Wellicht ten overvloede merk ik op dat afgifte van het verzoek (met alle bijlagen)
op het ministerie in vergelijking met postbestelling de snelste wijze van indiening
kan zijn, waarbij onzekerheid over de duur van de postbestelling en daarmede de dag
van ontvangst wordt uitgesloten.
Het is van belang dat de verzoeken vergezeld gaan van alle bijlagen. De verzoeken
zullen namelijk in behandeling worden genomen in volgorde van de dag van ontvangst.
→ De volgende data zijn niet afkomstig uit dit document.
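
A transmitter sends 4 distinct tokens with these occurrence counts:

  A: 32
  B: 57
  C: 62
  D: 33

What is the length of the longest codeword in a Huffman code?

2

Merge the two lowest-weight nodes at each step:
A(32) + D(33) → 65
B(57) + C(62) → 119
65 + 119 → 184
Maximum depth reached is 2.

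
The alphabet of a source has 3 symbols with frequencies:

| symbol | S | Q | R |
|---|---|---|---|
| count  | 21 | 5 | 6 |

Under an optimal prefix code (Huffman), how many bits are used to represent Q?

Repeatedly merge the two smallest:
Q(5) + R(6) → 11
11 + S(21) → 32
The subtree containing Q is merged 2 times, so code length = 2.

2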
Als het verzoek niet compleet is zal het verzoek eerst in behandeling kunnen worden
genomen na ontvangst van de ontbrekende stukken. De volgorde van behandeling van complete
verzoeken voor een zelfde plaats van vestiging bepaalt de volgorde waarin besloten
zal worden.
Ten aanzien van de behandeling van complete verzoeken die op dezelfde dag voor een
zelfde plaats van vestiging zijn ontvangen, zal de volgorde van behandeling – tenzij
alle verzoeken kunnen worden toegewezen – door loting worden bepaald. Voorafgaand
aan de loting zullen betrokkenen worden geïnformeerd over de ontstane situatie en
worden uitgenodigd de loting bij te wonen.
Uiteraard staat het de door de loting achtergestelde verzoeker(s) vrij het ondernemingsplan
aan de nieuwe situatie aan te passen (rekening houdend met de mogelijke vestiging
van de andere verzoeker(s)) en voor advies aan de Commissie van deskundigen voor te
leggen. Het aangepaste ondernemingsplan en het daarover door de Commissie van deskundigen
uit te brengen advies treden, na onverwijlde indiening bij het Ministerie van Justitie,
in de plaats van het gelijktijdig bij het reeds aanhangige benoemingsverzoek ingediende
ondernemingsplan en advies onder de voorwaarde dat de achtergestelde verzoeker(s)
binnen twee maanden na de datum van loting het aangepaste ondernemingplan bij de Commissie
van deskundigen hebben ingediend en het Ministerie van Justitie hiervan binnen dezelfde
termijn op de hoogte hebben gesteld.